The intense relationship between Clym and his mother binds him to self-pity and grief. His mother’s affection and approval take precedence over all other considerations, and when he learns the course of events preceding her death, he denounces Eustacia. Even the change of mind that prompts him to write the letter to Eustacia, asking her to come back, does not prevent him from casting blame upon her, saying, “You don’t know, you never will know, what those words of anger cost me which you drew down upon yourself” (334).

Diggory Venn

Diggory Venn, the most honest, balanced, capable man in the novel, is driven by true love and devotion for Thomasin and acts as the moral compass for the outrageous behavior of others. While his decision to become a reddleman after Thomasin rejected his marriage proposal was perhaps overly dramatic, it is how he directs the action in the novel. As a reddleman, he can live on the periphery of society, retiring to his van tucked away in the heath, creeping around at night, spying on other people, and meddling in their affairs.

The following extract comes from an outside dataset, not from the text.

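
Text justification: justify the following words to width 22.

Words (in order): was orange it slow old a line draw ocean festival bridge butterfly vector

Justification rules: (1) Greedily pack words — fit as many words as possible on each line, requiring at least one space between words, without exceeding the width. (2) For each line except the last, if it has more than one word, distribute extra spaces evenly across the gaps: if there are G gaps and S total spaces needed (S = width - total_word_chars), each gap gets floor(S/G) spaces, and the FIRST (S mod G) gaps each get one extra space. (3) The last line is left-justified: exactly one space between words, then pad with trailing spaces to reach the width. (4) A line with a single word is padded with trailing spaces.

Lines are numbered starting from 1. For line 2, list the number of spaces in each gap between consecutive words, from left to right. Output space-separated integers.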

Venn carries the unmarried Thomasin back to the Quiet Woman to be wed. He observes Christian and Wildeve’s gambling, and he wins back that money to deliver it to Thomasin. He watches Wildeve’s assignations with Eustacia and interferes on Thomasin’s behalf. He speaks to Eustacia and convinces her to send a letter of rejection to Wildeve. He visits Mrs. Yeobright, tells her what happened to her gift of guineas, and urges her to forgive and visit her son. He follows the light to the weir when Eustacia and Wildeve drown, and he pulls her body from the water.

Venn remains steadfast through the ordeal. Hardy captures this when Venn returns to the Quiet Woman after the drownings to check on Thomasin:

The last occasion on which he had lingered by that fireplace was when the raffle was in progress; when Wildeve was alive and well, Thomasin active and smiling in the next room, Yeobright and Eustacia just made husband and wife, and Mrs. Yeobright living at Blooms-End. It had seemed at that time that the then position of affairs was good for at least twenty years to come. Yet of all the circle he himself was the only one whose situation had not materially changed (359).

And when the time is right, Venn is red no more; and as the owner of 80 cows, a successful dairyman, he proposes to Thomasin once again.